Reviews

You Couldn’t Make It Up

Patrick Wilde‘s new play takes a sardonic look at the notion that we’re now comfortable with the idea of gays being assimilated into mainstream culture. As one of the characters points out, they’re everywhere now, from Graham Norton to Michael Portillo. But this development has not been welcomed by everybody. The play’s title is derived from the favourite phrase of columnist, Richard Littlejohn, always keen to castigate the gay scene.

It is this discomfort that Wilde taps into. How is it, he asks, that for all the changes that have been made, gays are still not wholly accepted in today’s society?

The play is centred on Philip, a writer who wants to change the world but is reduced to writing TV soaps. His idea of a Dusty Springfield play is rejected until the producers take up the option of a more hard-hitting story if he’s prepared to make changes and compromise the story. The lives of Philip and his friend Max (and their gay experiences of the 1980s) are contrasted with young gays today.

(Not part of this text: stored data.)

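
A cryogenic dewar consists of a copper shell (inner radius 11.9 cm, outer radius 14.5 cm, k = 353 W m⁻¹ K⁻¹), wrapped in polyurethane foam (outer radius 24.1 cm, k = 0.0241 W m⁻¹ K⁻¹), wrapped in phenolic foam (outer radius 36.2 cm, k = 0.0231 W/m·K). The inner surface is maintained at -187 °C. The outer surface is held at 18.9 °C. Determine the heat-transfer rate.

Q = 14.9 W

Series thermal resistances, inner to outer:
  R_copper = (1/0.119 − 1/0.145)/(4πk) = 1.507/(4π·353) = 3.397×10^-4 K/W
  R_polyurethane foam = (1/0.145 − 1/0.241)/(4πk) = 2.747/(4π·0.0241) = 9.071 K/W
  R_phenolic foam = (1/0.241 − 1/0.362)/(4πk) = 1.387/(4π·0.0231) = 4.778 K/W
ΣR = 3.397×10^-4 + 9.071 + 4.778 = 13.85 K/W
Q = ΔT/ΣR = (-187 °C − 18.9 °C)/13.85 = -14.9 W
(Negative Q ⇒ heat flows inward; heat gain = 14.9 W.)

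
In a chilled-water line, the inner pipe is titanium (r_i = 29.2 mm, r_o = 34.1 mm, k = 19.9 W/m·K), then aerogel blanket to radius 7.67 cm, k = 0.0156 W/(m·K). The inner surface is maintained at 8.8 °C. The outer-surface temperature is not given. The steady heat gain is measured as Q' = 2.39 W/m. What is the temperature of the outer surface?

Series resistances:
  R'_titanium = ln(0.0341/0.0292)/(2πk) = 0.1551/(2π·19.9) = 0.001241 m·K/W
  R'_aerogel blanket = ln(0.0767/0.0341)/(2πk) = 0.8106/(2π·0.0156) = 8.270 m·K/W
ΣR = 8.271 m·K/W
ΔT = Q'·ΣR = 2.39 × 8.271 = 19.77 K
Heat flows inward, so T_out = T_in + ΔT = 8.8 + 19.77 = 28.6 °C

T_out = 28.6 °C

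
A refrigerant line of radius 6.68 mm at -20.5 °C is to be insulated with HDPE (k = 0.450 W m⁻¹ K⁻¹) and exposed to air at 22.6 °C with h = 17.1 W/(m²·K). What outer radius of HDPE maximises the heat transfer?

r_cr = 2.63 cm

For a cylinder, r_cr = k_ins/h = 0.450/17.1 = 0.0263 m = 2.63 cm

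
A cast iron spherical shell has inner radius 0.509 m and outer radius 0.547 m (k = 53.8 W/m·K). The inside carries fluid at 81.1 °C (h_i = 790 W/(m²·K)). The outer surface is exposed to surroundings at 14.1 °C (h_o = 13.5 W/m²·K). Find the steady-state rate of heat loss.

Q = 3300 W

Treat each layer as a resistance in series:
  R_conv,in = 1/(4πr²h) = 1/(4π·0.509²·790) = 3.888×10^-4 K/W
  R_cast iron = (1/0.509 − 1/0.547)/(4πk) = 0.1365/(4π·53.8) = 2.019×10^-4 K/W
  R_conv,out = 1/(4πr²h) = 1/(4π·0.547²·13.5) = 0.01970 K/W
ΣR = 3.888×10^-4 + 2.019×10^-4 + 0.01970 = 0.02029 K/W
Q = ΔT/ΣR = (81.1 °C − 14.1 °C)/0.02029 = 3300 W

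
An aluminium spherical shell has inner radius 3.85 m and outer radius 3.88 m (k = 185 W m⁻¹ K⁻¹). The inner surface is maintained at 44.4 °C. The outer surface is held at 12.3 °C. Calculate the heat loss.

Q = 4πk·ΔT/(1/r₁ − 1/r₂) = 4π × 185 × 32.1 / (1/3.85 − 1/3.88) = 3.72×10^7 W

Q = 3.72×10^7 W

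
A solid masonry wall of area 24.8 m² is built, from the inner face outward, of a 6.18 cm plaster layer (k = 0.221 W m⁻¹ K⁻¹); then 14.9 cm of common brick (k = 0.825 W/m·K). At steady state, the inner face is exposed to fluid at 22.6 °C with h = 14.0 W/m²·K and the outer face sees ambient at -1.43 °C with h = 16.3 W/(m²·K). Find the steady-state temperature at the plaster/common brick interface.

T = 8.37 °C

Series thermal resistances, inner to outer:
  R_conv,in = 1/(hA) = 1/(14.0·24.8) = 0.002880 K/W
  R_plaster = L/(kA) = 0.0618/(0.221·24.8) = 0.01128 K/W
  R_common brick = L/(kA) = 0.149/(0.825·24.8) = 0.007283 K/W
  R_conv,out = 1/(hA) = 1/(16.3·24.8) = 0.002474 K/W
ΣR = 0.002880 + 0.01128 + 0.007283 + 0.002474 = 0.02392 K/W
Q = ΔT/ΣR = (22.6 °C − -1.43 °C)/0.02392 = 1005 W
From the inner boundary to the plaster/common brick interface, ΣR_partial = 0.01416 K/W.
T_interface = T_in − Q·ΣR_partial = 22.6 °C − (1005)(0.01416) = 8.37 °C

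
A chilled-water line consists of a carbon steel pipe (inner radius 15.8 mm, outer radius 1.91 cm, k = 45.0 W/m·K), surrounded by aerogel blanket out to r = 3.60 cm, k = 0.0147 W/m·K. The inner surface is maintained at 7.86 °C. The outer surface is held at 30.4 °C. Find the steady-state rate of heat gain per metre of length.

Series thermal resistances, inner to outer:
  R'_carbon steel = ln(0.0191/0.0158)/(2πk) = 0.1897/(2π·45.0) = 6.709×10^-4 m·K/W
  R'_aerogel blanket = ln(0.0360/0.0191)/(2πk) = 0.6338/(2π·0.0147) = 6.862 m·K/W
ΣR = 6.709×10^-4 + 6.862 = 6.863 m·K/W
Q' = ΔT/ΣR = (7.86 °C − 30.4 °C)/6.863 = -3.28 W/m
(Negative Q' ⇒ heat flows inward; heat gain = 3.28 W/m.)

Q' = 3.28 W/m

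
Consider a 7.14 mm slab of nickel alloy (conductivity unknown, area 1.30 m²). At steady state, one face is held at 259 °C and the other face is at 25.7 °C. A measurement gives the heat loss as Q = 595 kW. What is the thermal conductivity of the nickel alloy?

k = 14.0 W/m·K

ΣR = ΔT/Q = |259 − 25.7|/5.95×10^5 = 3.921×10^-4 K/W
L/(kA) = 3.921×10^-4 ⇒ k = 0.00714/(3.921×10^-4·1.30) = 14.0 W/m·K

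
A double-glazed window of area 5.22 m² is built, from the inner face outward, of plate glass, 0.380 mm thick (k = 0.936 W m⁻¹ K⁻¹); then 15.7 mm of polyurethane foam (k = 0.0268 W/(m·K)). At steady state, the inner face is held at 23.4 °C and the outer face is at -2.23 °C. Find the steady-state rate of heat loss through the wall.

Q = 228 W

Treat each layer as a resistance in series:
  R_plate glass = L/(kA) = 3.80×10^-4/(0.936·5.22) = 7.777×10^-5 K/W
  R_polyurethane foam = L/(kA) = 0.0157/(0.0268·5.22) = 0.1122 K/W
ΣR = 7.777×10^-5 + 0.1122 = 0.1123 K/W
Q = ΔT/ΣR = (23.4 °C − -2.23 °C)/0.1123 = 228 W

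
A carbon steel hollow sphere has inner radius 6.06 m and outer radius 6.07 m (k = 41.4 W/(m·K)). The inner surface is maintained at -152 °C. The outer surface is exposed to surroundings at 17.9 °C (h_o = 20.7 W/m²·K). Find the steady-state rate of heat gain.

Q = 1620 kW

Series thermal resistances, inner to outer:
  R_carbon steel = (1/6.06 − 1/6.07)/(4πk) = 2.719×10^-4/(4π·41.4) = 5.226×10^-7 K/W
  R_conv,out = 1/(4πr²h) = 1/(4π·6.07²·20.7) = 1.043×10^-4 K/W
ΣR = 5.226×10^-7 + 1.043×10^-4 = 1.048×10^-4 K/W
Q = ΔT/ΣR = (-152 °C − 17.9 °C)/1.048×10^-4 = -1.62×10^6 W
(Negative Q ⇒ heat flows inward; heat gain = 1.62×10^6 W.)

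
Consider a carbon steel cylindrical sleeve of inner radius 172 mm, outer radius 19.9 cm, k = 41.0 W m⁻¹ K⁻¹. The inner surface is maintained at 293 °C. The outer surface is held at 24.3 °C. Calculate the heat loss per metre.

Q' = 475 kW/m

Q' = 2πk·ΔT/ln(r₂/r₁) = 2π × 41.0 × 268.7 / ln(0.199/0.172) = 4.75×10^5 W/m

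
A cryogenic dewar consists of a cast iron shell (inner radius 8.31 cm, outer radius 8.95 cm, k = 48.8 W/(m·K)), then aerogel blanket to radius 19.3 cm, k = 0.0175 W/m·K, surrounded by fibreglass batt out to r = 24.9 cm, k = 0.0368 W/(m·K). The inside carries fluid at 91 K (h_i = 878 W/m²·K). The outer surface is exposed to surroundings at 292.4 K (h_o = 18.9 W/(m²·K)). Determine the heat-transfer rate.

Q = 6.75 W

Series thermal resistances, inner to outer:
  R_conv,in = 1/(4πr²h) = 1/(4π·0.0831²·878) = 0.01312 K/W
  R_cast iron = (1/0.0831 − 1/0.0895)/(4πk) = 0.8605/(4π·48.8) = 0.001403 K/W
  R_aerogel blanket = (1/0.0895 − 1/0.193)/(4πk) = 5.992/(4π·0.0175) = 27.25 K/W
  R_fibreglass batt = (1/0.193 − 1/0.249)/(4πk) = 1.165/(4π·0.0368) = 2.520 K/W
  R_conv,out = 1/(4πr²h) = 1/(4π·0.249²·18.9) = 0.06791 K/W
ΣR = 0.01312 + 0.001403 + 27.25 + 2.520 + 0.06791 = 29.85 K/W
Q = ΔT/ΣR = (91 K − 292.4 K)/29.85 = -6.75 W
(Negative Q ⇒ heat flows inward; heat gain = 6.75 W.)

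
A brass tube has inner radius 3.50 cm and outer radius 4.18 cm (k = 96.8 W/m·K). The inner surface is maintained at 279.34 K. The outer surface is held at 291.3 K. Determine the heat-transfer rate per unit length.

Q' = 2πk·ΔT/ln(r₂/r₁) = 2π × 96.8 × 11.96 / ln(0.0418/0.0350) = 41000 W/m

Q' = 41.0 kW/m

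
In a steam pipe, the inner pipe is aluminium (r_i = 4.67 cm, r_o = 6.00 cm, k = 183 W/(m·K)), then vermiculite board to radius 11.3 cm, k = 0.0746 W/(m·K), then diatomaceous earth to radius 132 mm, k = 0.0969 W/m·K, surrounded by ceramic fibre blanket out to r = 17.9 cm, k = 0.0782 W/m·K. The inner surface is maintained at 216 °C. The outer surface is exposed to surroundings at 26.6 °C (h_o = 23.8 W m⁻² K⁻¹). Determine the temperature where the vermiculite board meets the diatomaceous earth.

Treat each layer as a resistance in series:
  R'_aluminium = ln(0.0600/0.0467)/(2πk) = 0.2506/(2π·183) = 2.179×10^-4 m·K/W
  R'_vermiculite board = ln(0.113/0.0600)/(2πk) = 0.6330/(2π·0.0746) = 1.351 m·K/W
  R'_diatomaceous earth = ln(0.132/0.113)/(2πk) = 0.1554/(2π·0.0969) = 0.2553 m·K/W
  R'_ceramic fibre blanket = ln(0.179/0.132)/(2πk) = 0.3046/(2π·0.0782) = 0.6199 m·K/W
  R'_conv,out = 1/(2πr h) = 1/(2π·0.179·23.8) = 0.03736 m·K/W
ΣR = 2.179×10^-4 + 1.351 + 0.2553 + 0.6199 + 0.03736 = 2.264 m·K/W
Q' = ΔT/ΣR = (216 °C − 26.6 °C)/2.264 = 83.66 W/m
From the inner boundary to the vermiculite board/diatomaceous earth interface, ΣR_partial = 1.351 m·K/W.
T_interface = T_in − Q'·ΣR_partial = 216 °C − (83.66)(1.351) = 103 °C

T = 103 °C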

The trouble is that Wilde can’t resist adding everything into the pot. Like that other 1980s throwback, the cocktail, restraint is the key – a heady mixture of ingredients can be rather too much. Here, the playwright offers us AIDS politics, male bonding, the rise of boy bands, the nostalgia craze, writer’s block, a satirical look at TV and film commissioning, and child abuse.

It’s just too much. And his determination to combine comedy with polemic means You Couldn’t Make It Up sometimes seems a bit distorted. Wilde directed the play himself: it might have been that another director could have cut out some of the excesses.

However, the production does benefit from some strong performances by David Paul West as Kevin, the young rent boy trying to come to terms with his past, and by Adam Redmayne as a world-weary Philip.

And it’s good to see a play that tries to deal with some of the realities of gay life in the 1990s. As Philip angrily notes, clause 28 is still on the statute books and, aside from the tragic Justin Fashanu, no gay footballer has come out. I suppose there are still some taboos that are just one step too far.

Perhaps it’s appropriate that You Couldn’t Make It Up opens in London the same week as the Sun‘s announcement that its payment for the first “Big Brother bonk” will be limited to heterosexual couples. As long as the country’s biggest-selling paper maintains its homophobic stance, plays such as this will continue to be important.